Monkees’ Micky Dolenz sues FBI, wants surveillance docs

Micky Dolenz, the last surviving member of the 1960s made-for-TV pop band The Monkees, is suing the Justice Department in a bid to acquire FBI records that might shed light on the bureau’s surveillance of him and his bandmates.

What You Need To Know

  • Micky Dolenz, the last surviving member of the 1960s made-for-TV pop band The Monkees, is suing the Justice Department in a bid to acquire FBI records that might shed light on the bureau’s surveillance of him and his bandmates
  • Dolenz, 77, filed the lawsuit Tuesday in U.S. District Court in the District of Columbia
  • Dolenz’s attorney, Mark Zaid, claims in the lawsuit the Monkees star tried unsuccessfully to obtain the documents through a Freedom of Information Act request
  • An FBI web page acknowledges that references to The Monkees appear in two places in the bureau’s files: a 1967 Los Angeles field office memorandum on anti-Vietnam War activities and a second document that has been redacted entirely

Dolenz, 77, filed the lawsuit Tuesday in U.S. District Court in the District of Columbia.

Dolenz’s attorney, Mark Zaid, claims in the lawsuit the Monkees star tried unsuccessfully to obtain the documents through a Freedom of Information Act request. Zaid says Dolenz filed the request June 14 and the FBI acknowledge receipt of the request electronically later that same day and again by letter June 23.

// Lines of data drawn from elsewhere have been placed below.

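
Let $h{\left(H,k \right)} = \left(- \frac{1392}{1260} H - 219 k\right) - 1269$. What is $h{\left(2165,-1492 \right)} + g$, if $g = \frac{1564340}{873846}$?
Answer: $\frac{22980349927}{71127} \approx 3.2309 \cdot 10^{5}$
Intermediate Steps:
$h{\left(H,k \right)} = -1269 - 219 k - \frac{116 H}{105}$ ($h{\left(H,k \right)} = \left(\left(-1392\right) \frac{1}{1260} H - 219 k\right) - 1269 = \left(- \frac{116 H}{105} - 219 k\right) - 1269 = \left(- 219 k - \frac{116 H}{105}\right) - 1269 = -1269 - 219 k - \frac{116 H}{105}$)
$g = \frac{18190}{10161}$ ($g = 1564340 \cdot \frac{1}{873846} = \frac{18190}{10161} \approx 1.7902$)
$h{\left(2165,-1492 \right)} + g = \left(-1269 - -326748 - \frac{50228}{21}\right) + \frac{18190}{10161} = \left(-1269 + 326748 - \frac{50228}{21}\right) + \frac{18190}{10161} = \frac{6784831}{21} + \frac{18190}{10161} = \frac{22980349927}{71127}$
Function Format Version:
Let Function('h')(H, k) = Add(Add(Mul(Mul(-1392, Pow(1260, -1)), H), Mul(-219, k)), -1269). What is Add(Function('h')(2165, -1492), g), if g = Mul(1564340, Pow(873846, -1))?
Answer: Rational(22980349927, 71127) ≈ 3.2309e+5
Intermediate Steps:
Function('h')(H, k) = Add(-1269, Mul(-219, k), Mul(Rational(-116, 105), H)) (Function('h')(H, k) = Add(Add(Mul(Mul(-1392, Rational(1, 1260)), H), Mul(-219, k)), -1269) = Add(Add(Mul(Rational(-116, 105), H), Mul(-219, k)), -1269) = Add(Add(Mul(-219, k), Mul(Rational(-116, 105), H)), -1269) = Add(-1269, Mul(-219, k), Mul(Rational(-116, 105), H)))
g = Rational(18190, 10161) (g = Mul(1564340, Rational(1, 873846)) = Rational(18190, 10161) ≈ 1.7902)
Add(Function('h')(2165, -1492), g) = Add(Add(-1269, Mul(-219, -1492), Mul(Rational(-116, 105), 2165)), Rational(18190, 10161)) = Add(Add(-1269, 326748, Rational(-50228, 21)), Rational(18190, 10161)) = Add(Rational(6784831, 21), Rational(18190, 10161)) = Rational(22980349927, 71127)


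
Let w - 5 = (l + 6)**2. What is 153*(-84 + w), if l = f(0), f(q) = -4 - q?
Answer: -11475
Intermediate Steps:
l = -4 (l = -4 - 1*0 = -4 + 0 = -4)
w = 9 (w = 5 + (-4 + 6)**2 = 5 + 2**2 = 5 + 4 = 9)
153*(-84 + w) = 153*(-84 + 9) = 153*(-75) = -11475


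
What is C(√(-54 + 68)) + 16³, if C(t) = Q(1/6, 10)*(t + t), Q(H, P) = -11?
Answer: 4096 - 22*√14 ≈ 4013.7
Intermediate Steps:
C(t) = -22*t (C(t) = -11*(t + t) = -22*t)
C(√(-54 + 68)) + 16³ = -22*√(-54 + 68) + 16³ = -22*√14 + 4096 = 4096 - 22*√14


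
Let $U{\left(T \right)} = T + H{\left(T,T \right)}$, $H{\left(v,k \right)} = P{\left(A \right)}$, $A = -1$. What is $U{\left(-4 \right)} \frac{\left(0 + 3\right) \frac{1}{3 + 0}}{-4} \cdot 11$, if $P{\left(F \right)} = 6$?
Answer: $- \frac{11}{2} \approx -5.5$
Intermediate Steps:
$H{\left(v,k \right)} = 6$
$U{\left(T \right)} = 6 + T$ ($U{\left(T \right)} = T + 6 = 6 + T$)
$U{\left(-4 \right)} \frac{\left(0 + 3\right) \frac{1}{3 + 0}}{-4} \cdot 11 = \left(6 - 4\right) \frac{\left(0 + 3\right) \frac{1}{3 + 0}}{-4} \cdot 11 = 2 \cdot \frac{3}{3} \left(- \frac{1}{4}\right) 11 = 2 \cdot 3 \cdot \frac{1}{3} \left(- \frac{1}{4}\right) 11 = 2 \cdot 1 \left(- \frac{1}{4}\right) 11 = 2 \left(- \frac{1}{4}\right) 11 = \left(- \frac{1}{2}\right) 11 = - \frac{11}{2}$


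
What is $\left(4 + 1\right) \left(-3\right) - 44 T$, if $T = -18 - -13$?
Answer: $205$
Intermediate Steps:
$T = -5$ ($T = -18 + 13 = -5$)
$\left(4 + 1\right) \left(-3\right) - 44 T = \left(4 + 1\right) \left(-3\right) - -220 = 5 \left(-3\right) + 220 = -15 + 220 = 205$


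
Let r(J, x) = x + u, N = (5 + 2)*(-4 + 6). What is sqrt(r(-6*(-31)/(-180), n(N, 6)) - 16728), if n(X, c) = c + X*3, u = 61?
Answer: I*sqrt(16619) ≈ 128.91*I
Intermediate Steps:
N = 14 (N = 7*2 = 14)
n(X, c) = c + 3*X
r(J, x) = 61 + x (r(J, x) = x + 61 = 61 + x)
sqrt(r(-6*(-31)/(-180), n(N, 6)) - 16728) = sqrt((61 + (6 + 3*14)) - 16728) = sqrt((61 + (6 + 42)) - 16728) = sqrt((61 + 48) - 16728) = sqrt(109 - 16728) = sqrt(-16619) = I*sqrt(16619)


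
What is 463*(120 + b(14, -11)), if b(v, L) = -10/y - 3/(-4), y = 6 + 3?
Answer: 1994141/36 ≈ 55393.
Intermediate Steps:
y = 9
b(v, L) = -13/36 (b(v, L) = -10/9 - 3/(-4) = -10*1/9 - 3*(-1/4) = -10/9 + 3/4 = -13/36)
463*(120 + b(14, -11)) = 463*(120 - 13/36) = 463*(4307/36) = 1994141/36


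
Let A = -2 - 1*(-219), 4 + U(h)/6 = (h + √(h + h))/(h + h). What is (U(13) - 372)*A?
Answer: -85281 + 651*√26/13 ≈ -85026.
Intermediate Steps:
U(h) = -24 + 3*(h + √2*√h)/h (U(h) = -24 + 6*((h + √(h + h))/(h + h)) = -24 + 6*((h + √(2*h))/((2*h))) = -24 + 6*((h + √2*√h)*(1/(2*h))) = -24 + 6*((h + √2*√h)/(2*h)) = -24 + 3*(h + √2*√h)/h)
A = 217 (A = -2 + 219 = 217)
(U(13) - 372)*A = ((-21 + 3*√2/√13) - 372)*217 = ((-21 + 3*√2*(√13/13)) - 372)*217 = ((-21 + 3*√26/13) - 372)*217 = (-393 + 3*√26/13)*217 = -85281 + 651*√26/13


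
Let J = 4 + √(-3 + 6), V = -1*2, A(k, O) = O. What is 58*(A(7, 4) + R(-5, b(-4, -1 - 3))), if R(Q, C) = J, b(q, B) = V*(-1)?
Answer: 464 + 58*√3 ≈ 564.46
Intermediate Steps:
V = -2
b(q, B) = 2 (b(q, B) = -2*(-1) = 2)
J = 4 + √3 ≈ 5.7320
R(Q, C) = 4 + √3
58*(A(7, 4) + R(-5, b(-4, -1 - 3))) = 58*(4 + (4 + √3)) = 58*(8 + √3) = 464 + 58*√3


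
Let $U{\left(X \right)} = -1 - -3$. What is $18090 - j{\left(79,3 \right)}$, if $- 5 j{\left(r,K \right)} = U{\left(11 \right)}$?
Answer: $\frac{90452}{5} \approx 18090.0$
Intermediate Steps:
$U{\left(X \right)} = 2$ ($U{\left(X \right)} = -1 + 3 = 2$)
$j{\left(r,K \right)} = - \frac{2}{5}$ ($j{\left(r,K \right)} = \left(- \frac{1}{5}\right) 2 = - \frac{2}{5}$)
$18090 - j{\left(79,3 \right)} = 18090 - - \frac{2}{5} = 18090 + \frac{2}{5} = \frac{90452}{5}$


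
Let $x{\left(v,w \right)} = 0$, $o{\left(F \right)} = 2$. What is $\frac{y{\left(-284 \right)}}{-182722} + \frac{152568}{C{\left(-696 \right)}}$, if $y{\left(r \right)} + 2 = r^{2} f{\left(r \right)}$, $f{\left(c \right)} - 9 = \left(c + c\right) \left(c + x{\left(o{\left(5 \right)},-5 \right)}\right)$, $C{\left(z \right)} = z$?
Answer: $- \frac{189247627200}{2649469} \approx -71429.0$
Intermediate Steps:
$f{\left(c \right)} = 9 + 2 c^{2}$ ($f{\left(c \right)} = 9 + \left(c + c\right) \left(c + 0\right) = 9 + 2 c c = 9 + 2 c^{2}$)
$y{\left(r \right)} = -2 + r^{2} \left(9 + 2 r^{2}\right)$
$\frac{y{\left(-284 \right)}}{-182722} + \frac{152568}{C{\left(-696 \right)}} = \frac{-2 + \left(-284\right)^{2} \left(9 + 2 \left(-284\right)^{2}\right)}{-182722} + \frac{152568}{-696} = \left(-2 + 80656 \left(9 + 2 \cdot 80656\right)\right) \left(- \frac{1}{182722}\right) + 152568 \left(- \frac{1}{696}\right) = \left(-2 + 80656 \left(9 + 161312\right)\right) \left(- \frac{1}{182722}\right) - \frac{6357}{29} = \left(-2 + 80656 \cdot 161321\right) \left(- \frac{1}{182722}\right) - \frac{6357}{29} = \left(-2 + 13011506576\right) \left(- \frac{1}{182722}\right) - \frac{6357}{29} = 13011506574 \left(- \frac{1}{182722}\right) - \frac{6357}{29} = - \frac{6505753287}{91361} - \frac{6357}{29} = - \frac{189247627200}{2649469}$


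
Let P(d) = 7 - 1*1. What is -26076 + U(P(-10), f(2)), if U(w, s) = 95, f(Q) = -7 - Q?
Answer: -25981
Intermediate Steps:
P(d) = 6 (P(d) = 7 - 1 = 6)
-26076 + U(P(-10), f(2)) = -26076 + 95 = -25981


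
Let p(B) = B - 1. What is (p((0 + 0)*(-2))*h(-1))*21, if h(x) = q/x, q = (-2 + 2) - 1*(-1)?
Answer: 21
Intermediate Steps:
q = 1 (q = 0 + 1 = 1)
p(B) = -1 + B
h(x) = 1/x
(p((0 + 0)*(-2))*h(-1))*21 = ((-1 + (0 + 0)*(-2))/(-1))*21 = ((-1 + 0*(-2))*(-1))*21 = ((-1 + 0)*(-1))*21 = -1*(-1)*21 = 1*21 = 21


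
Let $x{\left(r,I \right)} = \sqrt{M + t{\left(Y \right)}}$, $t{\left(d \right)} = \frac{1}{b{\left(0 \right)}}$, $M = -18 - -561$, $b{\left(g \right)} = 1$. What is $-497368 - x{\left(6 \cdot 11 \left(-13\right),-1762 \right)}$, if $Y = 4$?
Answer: $-497368 - 4 \sqrt{34} \approx -4.9739 \cdot 10^{5}$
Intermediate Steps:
$M = 543$ ($M = -18 + 561 = 543$)
$t{\left(d \right)} = 1$ ($t{\left(d \right)} = 1^{-1} = 1$)
$x{\left(r,I \right)} = 4 \sqrt{34}$ ($x{\left(r,I \right)} = \sqrt{543 + 1} = \sqrt{544} = 4 \sqrt{34}$)
$-497368 - x{\left(6 \cdot 11 \left(-13\right),-1762 \right)} = -497368 - 4 \sqrt{34}$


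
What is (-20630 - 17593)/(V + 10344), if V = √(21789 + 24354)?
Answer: -43930968/11883577 + 12741*√5127/11883577 ≈ -3.6200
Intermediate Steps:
V = 3*√5127 (V = √46143 = 3*√5127 ≈ 214.81)
(-20630 - 17593)/(V + 10344) = (-20630 - 17593)/(3*√5127 + 10344) = -38223/(10344 + 3*√5127)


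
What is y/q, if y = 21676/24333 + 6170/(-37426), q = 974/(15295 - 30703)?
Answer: -848866993944/73917416641 ≈ -11.484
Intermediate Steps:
q = -487/7704 (q = 974/(-15408) = 974*(-1/15408) = -487/7704 ≈ -0.063214)
y = 330555683/455343429 (y = 21676*(1/24333) + 6170*(-1/37426) = 21676/24333 - 3085/18713 = 330555683/455343429 ≈ 0.72595)
y/q = 330555683/(455343429*(-487/7704)) = (330555683/455343429)*(-7704/487) = -848866993944/73917416641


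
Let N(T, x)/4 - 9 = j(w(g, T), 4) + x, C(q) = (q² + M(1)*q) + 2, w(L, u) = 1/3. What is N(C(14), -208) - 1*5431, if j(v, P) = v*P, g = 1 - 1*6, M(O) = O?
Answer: -18665/3 ≈ -6221.7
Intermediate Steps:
g = -5 (g = 1 - 6 = -5)
w(L, u) = ⅓ (w(L, u) = 1*(⅓) = ⅓)
C(q) = 2 + q + q² (C(q) = (q² + 1*q) + 2 = (q² + q) + 2 = (q + q²) + 2 = 2 + q + q²)
j(v, P) = P*v
N(T, x) = 124/3 + 4*x (N(T, x) = 36 + 4*(4*(⅓) + x) = 36 + 4*(4/3 + x) = 36 + (16/3 + 4*x) = 124/3 + 4*x)
N(C(14), -208) - 1*5431 = (124/3 + 4*(-208)) - 1*5431 = (124/3 - 832) - 5431 = -2372/3 - 5431 = -18665/3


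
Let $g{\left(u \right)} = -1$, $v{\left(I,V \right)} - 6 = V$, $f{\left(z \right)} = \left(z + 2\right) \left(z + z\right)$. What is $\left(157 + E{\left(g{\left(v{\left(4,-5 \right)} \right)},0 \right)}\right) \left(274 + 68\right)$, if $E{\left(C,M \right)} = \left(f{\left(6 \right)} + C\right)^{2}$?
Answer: $3140244$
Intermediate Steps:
$f{\left(z \right)} = 2 z \left(2 + z\right)$ ($f{\left(z \right)} = \left(2 + z\right) 2 z = 2 z \left(2 + z\right)$)
$v{\left(I,V \right)} = 6 + V$
$E{\left(C,M \right)} = \left(96 + C\right)^{2}$ ($E{\left(C,M \right)} = \left(2 \cdot 6 \left(2 + 6\right) + C\right)^{2} = \left(2 \cdot 6 \cdot 8 + C\right)^{2} = \left(96 + C\right)^{2}$)
$\left(157 + E{\left(g{\left(v{\left(4,-5 \right)} \right)},0 \right)}\right) \left(274 + 68\right) = \left(157 + \left(96 - 1\right)^{2}\right) \left(274 + 68\right) = \left(157 + 95^{2}\right) 342 = \left(157 + 9025\right) 342 = 9182 \cdot 342 = 3140244$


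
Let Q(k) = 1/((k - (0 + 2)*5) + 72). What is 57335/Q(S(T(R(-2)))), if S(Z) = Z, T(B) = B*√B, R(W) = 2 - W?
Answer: 4013450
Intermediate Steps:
T(B) = B^(3/2)
Q(k) = 1/(62 + k) (Q(k) = 1/((k - 2*5) + 72) = 1/((k - 1*10) + 72) = 1/((k - 10) + 72) = 1/((-10 + k) + 72) = 1/(62 + k))
57335/Q(S(T(R(-2)))) = 57335/(1/(62 + (2 - 1*(-2))^(3/2))) = 57335/(1/(62 + (2 + 2)^(3/2))) = 57335/(1/(62 + 4^(3/2))) = 57335/(1/(62 + 8)) = 57335/(1/70) = 57335*70 = 4013450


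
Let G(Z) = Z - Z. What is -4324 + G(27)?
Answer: -4324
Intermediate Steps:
G(Z) = 0
-4324 + G(27) = -4324 + 0 = -4324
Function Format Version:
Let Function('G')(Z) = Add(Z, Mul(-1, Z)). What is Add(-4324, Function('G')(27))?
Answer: -4324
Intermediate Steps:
Function('G')(Z) = 0
Add(-4324, Function('G')(27)) = Add(-4324, 0) = -4324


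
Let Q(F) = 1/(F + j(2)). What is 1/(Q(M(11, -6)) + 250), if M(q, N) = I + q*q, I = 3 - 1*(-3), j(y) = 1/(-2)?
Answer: 253/63252 ≈ 0.0039999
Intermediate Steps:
j(y) = -½
I = 6 (I = 3 + 3 = 6)
M(q, N) = 6 + q² (M(q, N) = 6 + q*q = 6 + q²)
Q(F) = 1/(-½ + F) (Q(F) = 1/(F - ½) = 1/(-½ + F))
1/(Q(M(11, -6)) + 250) = 1/(2/(-1 + 2*(6 + 11²)) + 250) = 1/(2/(-1 + 2*(6 + 121)) + 250) = 1/(2/(-1 + 2*127) + 250) = 1/(2/(-1 + 254) + 250) = 1/(2/253 + 250) = 1/(63252/253) = 253/63252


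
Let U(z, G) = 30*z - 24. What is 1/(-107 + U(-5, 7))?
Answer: -1/281 ≈ -0.0035587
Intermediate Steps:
U(z, G) = -24 + 30*z
1/(-107 + U(-5, 7)) = 1/(-107 + (-24 + 30*(-5))) = 1/(-107 + (-24 - 150)) = 1/(-107 - 174) = 1/(-281) = -1/281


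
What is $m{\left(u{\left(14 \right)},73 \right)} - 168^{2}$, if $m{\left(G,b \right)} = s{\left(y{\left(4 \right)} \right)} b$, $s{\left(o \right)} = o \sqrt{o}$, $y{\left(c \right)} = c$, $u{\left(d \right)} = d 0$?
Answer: $-27640$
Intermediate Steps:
$u{\left(d \right)} = 0$
$s{\left(o \right)} = o^{\frac{3}{2}}$
$m{\left(G,b \right)} = 8 b$ ($m{\left(G,b \right)} = 4^{\frac{3}{2}} b = 8 b$)
$m{\left(u{\left(14 \right)},73 \right)} - 168^{2} = 8 \cdot 73 - 168^{2} = 584 - 28224 = -27640$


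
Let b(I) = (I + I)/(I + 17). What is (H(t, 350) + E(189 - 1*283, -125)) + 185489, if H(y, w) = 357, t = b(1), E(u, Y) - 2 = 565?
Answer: 186413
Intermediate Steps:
E(u, Y) = 567 (E(u, Y) = 2 + 565 = 567)
b(I) = 2*I/(17 + I) (b(I) = (2*I)/(17 + I) = 2*I/(17 + I))
t = 1/9 (t = 2*1/(17 + 1) = 2*1/18 = 2*1*(1/18) = 1/9 ≈ 0.11111)
(H(t, 350) + E(189 - 1*283, -125)) + 185489 = (357 + 567) + 185489 = 924 + 185489 = 186413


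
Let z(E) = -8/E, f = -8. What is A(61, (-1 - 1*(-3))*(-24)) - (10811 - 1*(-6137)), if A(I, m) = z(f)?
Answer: -16947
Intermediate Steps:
A(I, m) = 1 (A(I, m) = -8/(-8) = -8*(-1/8) = 1)
A(61, (-1 - 1*(-3))*(-24)) - (10811 - 1*(-6137)) = 1 - (10811 - 1*(-6137)) = 1 - (10811 + 6137) = 1 - 1*16948 = 1 - 16948 = -16947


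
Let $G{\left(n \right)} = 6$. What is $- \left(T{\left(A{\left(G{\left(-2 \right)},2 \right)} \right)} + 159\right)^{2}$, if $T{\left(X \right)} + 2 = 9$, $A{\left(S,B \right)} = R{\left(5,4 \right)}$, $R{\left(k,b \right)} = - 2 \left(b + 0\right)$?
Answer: $-27556$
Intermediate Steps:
$R{\left(k,b \right)} = - 2 b$
$A{\left(S,B \right)} = -8$ ($A{\left(S,B \right)} = \left(-2\right) 4 = -8$)
$T{\left(X \right)} = 7$ ($T{\left(X \right)} = -2 + 9 = 7$)
$- \left(T{\left(A{\left(G{\left(-2 \right)},2 \right)} \right)} + 159\right)^{2} = - \left(7 + 159\right)^{2} = - 166^{2} = \left(-1\right) 27556 = -27556$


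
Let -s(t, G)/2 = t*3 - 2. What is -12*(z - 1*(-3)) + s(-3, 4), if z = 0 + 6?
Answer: -86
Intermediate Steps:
z = 6
s(t, G) = 4 - 6*t (s(t, G) = -2*(t*3 - 2) = -2*(3*t - 2) = -2*(-2 + 3*t) = 4 - 6*t)
-12*(z - 1*(-3)) + s(-3, 4) = -12*(6 - 1*(-3)) + (4 - 6*(-3)) = -12*(6 + 3) + (4 + 18) = -12*9 + 22 = -108 + 22 = -86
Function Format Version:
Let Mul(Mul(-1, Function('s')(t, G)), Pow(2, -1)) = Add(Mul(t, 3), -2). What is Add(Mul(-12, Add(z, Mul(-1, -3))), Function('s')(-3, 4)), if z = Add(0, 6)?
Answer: -86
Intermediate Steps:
z = 6
Function('s')(t, G) = Add(4, Mul(-6, t)) (Function('s')(t, G) = Mul(-2, Add(Mul(t, 3), -2)) = Mul(-2, Add(Mul(3, t), -2)) = Mul(-2, Add(-2, Mul(3, t))) = Add(4, Mul(-6, t)))
Add(Mul(-12, Add(z, Mul(-1, -3))), Function('s')(-3, 4)) = Add(Mul(-12, Add(6, Mul(-1, -3))), Add(4, Mul(-6, -3))) = Add(Mul(-12, Add(6, 3)), Add(4, 18)) = Add(Mul(-12, 9), 22) = Add(-108, 22) = -86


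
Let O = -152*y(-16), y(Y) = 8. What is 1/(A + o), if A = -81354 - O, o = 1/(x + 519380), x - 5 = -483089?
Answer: -36296/2908688847 ≈ -1.2478e-5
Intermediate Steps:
x = -483084 (x = 5 - 483089 = -483084)
o = 1/36296 (o = 1/(-483084 + 519380) = 1/36296 ≈ 2.7551e-5)
O = -1216 (O = -152*8 = -1216)
A = -80138 (A = -81354 - 1*(-1216) = -81354 + 1216 = -80138)
1/(A + o) = 1/(-80138 + 1/36296) = 1/(-2908688847/36296) = -36296/2908688847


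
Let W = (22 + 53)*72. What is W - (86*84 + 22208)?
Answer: -24032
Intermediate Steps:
W = 5400 (W = 75*72 = 5400)
W - (86*84 + 22208) = 5400 - (86*84 + 22208) = 5400 - (7224 + 22208) = 5400 - 1*29432 = 5400 - 29432 = -24032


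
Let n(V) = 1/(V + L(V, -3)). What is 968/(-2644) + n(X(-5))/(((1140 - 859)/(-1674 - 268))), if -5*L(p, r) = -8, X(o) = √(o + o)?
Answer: 2*(-170005*√10 + 3481163*I)/(185741*(-8*I + 5*√10)) ≈ -1.2465 + 1.74*I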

Zaid also represented the whistleblower who disclosed in 2019 that then-President Donald Trump had pressured Ukraine to investigate Joe Biden and his son Hunter. The accusation led to the first of Trump’s two impeachments, although the Senate did not convict him.

Dolenz only learned about the existence of the files recently when Zaid, a Monkees fan whom he met through mutual friends, suggested it might be fun to see if the FBI had a file on him or the other Monkees.

Dolenz has not received any response from the FBI since June 23, the lawsuit says. The Freedom of Information Act requires federal agencies to produce requested documents within 20 working days of receiving the request.

“This lawsuit is designed to obtain any records the FBI created and/or possesses on the Monkees as well as its individual members,” the lawsuit says. “Mr. Dolenz has exhausted all necessary required administrative remedies with respect to his [Freedom of Information Act/Privacy Act] request.”

The Justice Department and FBI declined to comment.

An FBI web page acknowledges that references to The Monkees appear in two places in the bureau’s files: a 1967 Los Angeles field office memorandum on anti-Vietnam War activities and a second document that has been redacted entirely.

The 1967 memo is heavily redacted, but it claims that at a Monkees concert “subliminal messages were depicted” on a video screen behind the band, “which, in the opinion of [redacted] constituted ‘left wing innovations of a political nature.’ These messages and pictures were flashes of riots in Berkeley, anti-U.S. messages of the war in Vietnam, racial riots in Selma, Alabama, and similar messages which had received unfavorable response from the audience.”

“Theoretically, anything could be in those files though,” Zaid told Rolling Stone. “We have no idea what records even exist. It could be almost nothing. But we’ll see soon enough.”

In addition to being given the complete file on The Monkees, Dolenz is seeking “reasonable costs,” including attorney fees.

The Monkees, which also featured Davy Jones, Michael Nesmith and Peter Tork, formed in 1966 as part of a TV sitcom by the same name. The show was canceled in 1968, but the band continued to play together. They sold more than 75 million records worldwide and had No. 1 hits with “Last Train to Clarksville,” “I’m a Believer” and “Daydream Believer.”

While their music was largely cheery pop, they sometimes included anti-war sentiments, including in “Last Train to Clarksville.”